I backed into the business. I mean, I’d worked for a mutual fund — closed-end investment company. In fact, there’s a fellow here today who’s a friend of mine that — the two of us worked there, and we were 40 percent of the whole company because there were three other people, all of whom outranked us considerably. And that firm was Graham-Newman Corp, from 1954 to 1956.
And it was a regulated investment company. It was about $6 million in assets, which seemed like a big deal at the time. And Ben Graham was one of the best known investors in the world, and he had $6 million in his fund.
There was a sister partnership called Newman and Graham, which operated in what would, today, be called “hedge fund style,” as far as a partnership split of the profits and so on.
And when I left there in ’56 and I came back here, we had seven people, a couple of whom are here in the room, who said, “Do you want to manage money?” And I said, “Well, here’s what I learned at Graham-Newman,” that Newman and Graham is a better way to do it than Graham-Newman.

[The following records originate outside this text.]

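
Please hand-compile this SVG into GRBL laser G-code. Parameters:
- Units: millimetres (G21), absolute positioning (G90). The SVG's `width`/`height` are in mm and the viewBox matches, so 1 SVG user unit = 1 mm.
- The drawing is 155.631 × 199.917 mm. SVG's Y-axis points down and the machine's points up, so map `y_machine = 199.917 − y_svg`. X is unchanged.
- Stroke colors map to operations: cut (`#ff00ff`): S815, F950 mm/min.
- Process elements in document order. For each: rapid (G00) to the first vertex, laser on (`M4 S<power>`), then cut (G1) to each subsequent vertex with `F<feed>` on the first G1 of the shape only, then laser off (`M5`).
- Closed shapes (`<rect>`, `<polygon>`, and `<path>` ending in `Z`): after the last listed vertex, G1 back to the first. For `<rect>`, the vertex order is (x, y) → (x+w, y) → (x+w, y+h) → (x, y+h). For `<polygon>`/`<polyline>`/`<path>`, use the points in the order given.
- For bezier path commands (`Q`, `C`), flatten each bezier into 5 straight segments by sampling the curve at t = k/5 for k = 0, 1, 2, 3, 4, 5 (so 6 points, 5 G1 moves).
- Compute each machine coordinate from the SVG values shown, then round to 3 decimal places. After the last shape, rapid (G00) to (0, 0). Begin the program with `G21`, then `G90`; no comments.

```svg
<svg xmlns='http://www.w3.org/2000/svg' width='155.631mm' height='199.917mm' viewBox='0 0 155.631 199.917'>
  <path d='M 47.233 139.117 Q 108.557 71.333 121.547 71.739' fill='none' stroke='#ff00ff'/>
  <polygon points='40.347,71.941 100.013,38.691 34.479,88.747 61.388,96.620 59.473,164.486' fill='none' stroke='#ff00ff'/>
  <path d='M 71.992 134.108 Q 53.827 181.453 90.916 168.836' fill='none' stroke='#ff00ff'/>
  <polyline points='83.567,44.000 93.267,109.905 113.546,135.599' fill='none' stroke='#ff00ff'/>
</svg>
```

G21
G90
G00 X47.233 Y60.800
M4 S815
G1 X69.829 Y85.186 F950
G1 X88.559 Y104.117
G1 X103.422 Y117.592
G1 X114.418 Y125.613
G1 X121.547 Y128.178
M5
G00 X40.347 Y127.976
M4 S815
G1 X100.013 Y161.226 F950
G1 X34.479 Y111.170
G1 X61.388 Y103.297
G1 X59.473 Y35.431
G1 X40.347 Y127.976
M5
G00 X71.992 Y65.809
M4 S815
G1 X66.936 Y49.269 F950
G1 X66.301 Y37.527
G1 X70.085 Y30.581
G1 X78.291 Y28.433
G1 X90.916 Y31.081
M5
G00 X83.567 Y155.917
M4 S815
G1 X93.267 Y90.012 F950
G1 X113.546 Y64.318
M5
G00 X0.000 Y0.000

Since the viewBox matches the mm dimensions, user units are millimetres directly. The only transform is the Y-flip y_m = 199.917 − y_svg.

Shape 1 is a quadratic bezier drawn with `<path>`. Its stroke #ff00ff means cut at S815, F950. After flipping Y the toolpath is (47.233,60.800) → (69.829,85.186) → (88.559,104.117) → (103.422,117.592) → (114.418,125.613) → (121.547,128.178).

Shape 2 is a closed polygon drawn with `<polygon>`. Its stroke #ff00ff means cut at S815, F950. After flipping Y the toolpath is (40.347,127.976) → (100.013,161.226) → (34.479,111.170) → (61.388,103.297) → (59.473,35.431) → (40.347,127.976), returning to the start.

Shape 3 is a quadratic bezier drawn with `<path>`. Its stroke #ff00ff means cut at S815, F950. After flipping Y the toolpath is (71.992,65.809) → (66.936,49.269) → (66.301,37.527) → (70.085,30.581) → (78.291,28.433) → (90.916,31.081).

Shape 4 is a open polyline drawn with `<polyline>`. Its stroke #ff00ff means cut at S815, F950. After flipping Y the toolpath is (83.567,155.917) → (93.267,90.012) → (113.546,64.318).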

So I formed a little partnership, and then I met Charlie a few years later. And he figured, if I was making money doing it, he’d make a lot more. So — (laughter) — he formed one. And that was the carefully calculated strategy of how we both became involved in the partnership business.
Charlie? (Laughs)
CHARLIE MUNGER: Yeah, it is amazing how big the hedge fund industry has become. They have conventions on the subject now. And in the late ’20s, you could take a course on how to run a crooked security pool.
And these things come in great waves. I’m not suggesting the hedge funds are crooked, but I am suggesting that you get these waves of fashion that go to great extremes. The amount of money, what is it now, Warren, in hedge funds?
WARREN BUFFETT: It’s very big, although it’s a little less in a few quarters than it used to be. (Laughs)
But I would be willing to put a lot of money up that if you take the aggregate experience of all the hedge funds — as starting right today and going for the next 15 years — I would bet a lot of money it will not hit 10 percent, in terms of return to partners. And I would, if you push me, I would bet at a lower figure than that.
CHARLIE MUNGER: Then you have Bernie Cornfeld’s idea, the Fund of Funds. There are people who want to get paid for selecting hedge funds for other people. And that didn’t work very well for Bernie Cornfeld.
WARREN BUFFETT: Well, it worked pretty well for Bernie for a while, but it didn’t work so well for his investors, actually. (Laughter)
Yeah. That result was probably something Bernie had in mind at the start maybe.